Ahora es sólo una rendija. Ahora ya nada. Cerrada.
Al
último acorde de los sonoros goznes responde un sollozo de los dos ancianos y
un grito único: «¡María! ¡Hija!». Luego dos gemidos invocándose mutuamente:
«¡Ana, Joaquín!». Luego, como final: «Glorifíquemos al Señor, que la recibe en
su Casa y la conduce por sus caminos».
Y
todo termina así.
7Dice Jesús:
«El Sumo Sacerdote había
dicho: "Camina en mi presencia y sé perfecta". El Sumo Sacerdote no
sabía que estaba hablándole a la
Mujer que, en perfección, es sólo inferior a Dios. Mas
hablaba en nombre de Dios y, por tanto, su imperativo era sagrado. Siempre sagrado,
pero especialmente a la
Repleta de Sabiduría.
María había merecido que la
"Sabiduría viniera a su encuentro tomando la iniciativa de manifestarse a
Ella", porque "desde el principio de su día Ella había velado a su
puerta y, deseando instruirse, por amor,
quiso ser pura para conseguir el amor perfecto y merecer tenerla como
maestra".
En su humildad, no sabía que
la poseía antes de nacer y que la unión con la Sabiduría no era sino un
continuar los divinos latidos del Paraíso. No podía imaginar esto. Y cuando, en
el silencio del corazón, Dios le decía palabras sublimes, Ella, humildemente,
pensaba que fueran pensamientos de orgullo, y elevando a Dios un corazón
inocente suplicaba: "¡Piedad de tu sierva, Señor!".
En verdad, la verdadera
Sabia, la eterna Virgen, tuvo un solo pensamiento desde el alba de su día:
"Dirigir a Dios su corazón des de los albores de la vida y velar para el
Señor, orando ante el Altísimo", pidiendo perdón por la debilidad de su
corazón, como su humildad le sugería creer, sin saber que estaba anticipando
la solicitud de perdón para los pecadores que haría al pie de la Cruz junto con su Hijo
moribundo.
"Luego, cuando el gran
Señor lo quiera, Ella será colmada del Espíritu de inteligencia" y
entonces comprenderá su sublime misión. Por ahora no es más que una párvula
que, en la paz sagrada del Templo, anuda, "reanuda", cada vez de
forma más estrecha, sus coloquios, sus afectos, sus recuerdos, con Dios.
Esto es para
todos.
8Pero, para ti, pequeña María, ¿no
tiene ninguna cosa particular que decir tu Maestro? "Camina en mi
presencia, sé por tanto perfecta". Modifico ligeramente la sagrada frase y
te la doy por orden. Perfecta en el amor, perfecta en la generosidad, perfecta
en el sufrir.
Mira
una vez más a la Madre. Y
medita en eso que tantos ignoran, o
quieren ignorar, porque el dolor es materia demasiado ingrata para su
paladar y para su espíritu. El dolor. María lo tuvo desde las primeras horas de
la vida. Ser perfecta como Ella era era poseer también una perfecta sensibilidad.
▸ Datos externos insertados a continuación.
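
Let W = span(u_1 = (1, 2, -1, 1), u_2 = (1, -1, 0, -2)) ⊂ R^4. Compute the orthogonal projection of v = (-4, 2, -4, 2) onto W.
proj_W(v) = (-46/33, 64/33, -2/11, 10/3)

Set up U = [u_1 | ... | u_2] ∈ R^(4×2). The projector onto W = col(U) is P = U (U^T U)^(-1) U^T.
Compute U^T U =
  [7, -3]
  [-3, 6],
and U^T v = (6, -10).
Solve U^T U · c = U^T v for the coefficients: c = (2/11, -52/33). The projection is proj_W(v) = U c.
Check: (v - proj_W(v)) · u_1 = 0  (should be 0).
Check: (v - proj_W(v)) · u_2 = 0  (should be 0).
Result: proj_W(v) = (-46/33, 64/33, -2/11, 10/3).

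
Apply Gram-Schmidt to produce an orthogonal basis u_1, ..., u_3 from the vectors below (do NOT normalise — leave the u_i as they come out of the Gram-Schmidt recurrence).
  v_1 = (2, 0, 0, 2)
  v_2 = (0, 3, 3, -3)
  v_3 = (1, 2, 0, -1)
Orthogonal basis:
  u_1 = (2, 0, 0, 2)
  u_2 = (3/2, 3, 3, -3/2)
  u_3 = (2/5, 4/5, -6/5, -2/5)

Apply the Gram-Schmidt recurrence
  u_1 = v_1
  u_i = v_i − Σ_{j<i} ((v_i · u_j) / (u_j · u_j)) · u_j.

Step by step this gives:
  u_1 = (2, 0, 0, 2)
  u_2 = (3/2, 3, 3, -3/2)
  u_3 = (2/5, 4/5, -6/5, -2/5)

Orthogonality check:
  u_2 · u_1 = 0 (should be 0)
  u_3 · u_1 = 0 (should be 0)
  u_3 · u_2 = 0 (should be 0)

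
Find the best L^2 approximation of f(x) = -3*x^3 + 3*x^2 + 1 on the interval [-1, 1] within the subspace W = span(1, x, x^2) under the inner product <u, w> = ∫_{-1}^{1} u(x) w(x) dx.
g(x) = 3*x^2 - 9*x/5 + 1

The best approximation g ∈ W is the orthogonal projection of f onto W. Writing g = a_0 + a_1 x + a_2 x^2, the coefficients solve the normal equations G · a = b where
  G_{ij} = <φ_i, φ_j> and b_i = <f, φ_i>, with φ_0 = 1, φ_1 = x, φ_2 = x^2.
G =
  [2, 0, 2/3]
  [0, 2/3, 0]
  [2/3, 0, 2/5],
b = (4, -6/5, 28/15).
Solving gives a_0 = 1, a_1 = -9/5, a_2 = 3, so
  g(x) = 3*x^2 - 9*x/5 + 1.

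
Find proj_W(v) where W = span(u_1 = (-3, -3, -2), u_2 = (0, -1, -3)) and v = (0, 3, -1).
proj_W(v) = (210/139, 147/139, -49/139)

Set up U = [u_1 | ... | u_2] ∈ R^(3×2). The projector onto W = col(U) is P = U (U^T U)^(-1) U^T.
Compute U^T U =
  [22, 9]
  [9, 10],
and U^T v = (-7, 0).
Solve U^T U · c = U^T v for the coefficients: c = (-70/139, 63/139). The projection is proj_W(v) = U c.
Check: (v - proj_W(v)) · u_1 = 0  (should be 0).
Check: (v - proj_W(v)) · u_2 = 0  (should be 0).
Result: proj_W(v) = (210/139, 147/139, -49/139).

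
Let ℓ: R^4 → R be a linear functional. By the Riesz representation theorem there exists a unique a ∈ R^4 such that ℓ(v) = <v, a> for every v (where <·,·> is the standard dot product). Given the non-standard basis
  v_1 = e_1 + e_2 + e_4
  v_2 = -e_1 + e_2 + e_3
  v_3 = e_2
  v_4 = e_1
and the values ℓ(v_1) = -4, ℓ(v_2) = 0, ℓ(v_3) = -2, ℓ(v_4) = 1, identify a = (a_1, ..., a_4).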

Por eso, el sacrificio debía serle más agudo; mas, por eso mismo, más
meritorio. Quien posee pureza posee amor, quien posee amor posee sabiduría,
quien posee sabiduría posee generosidad y heroísmo, porque sabe el porqué por que se sacrifica.
¡Arriba
tu espíritu, aunque la cruz te doble, te rompa, te mate! Dios está contigo».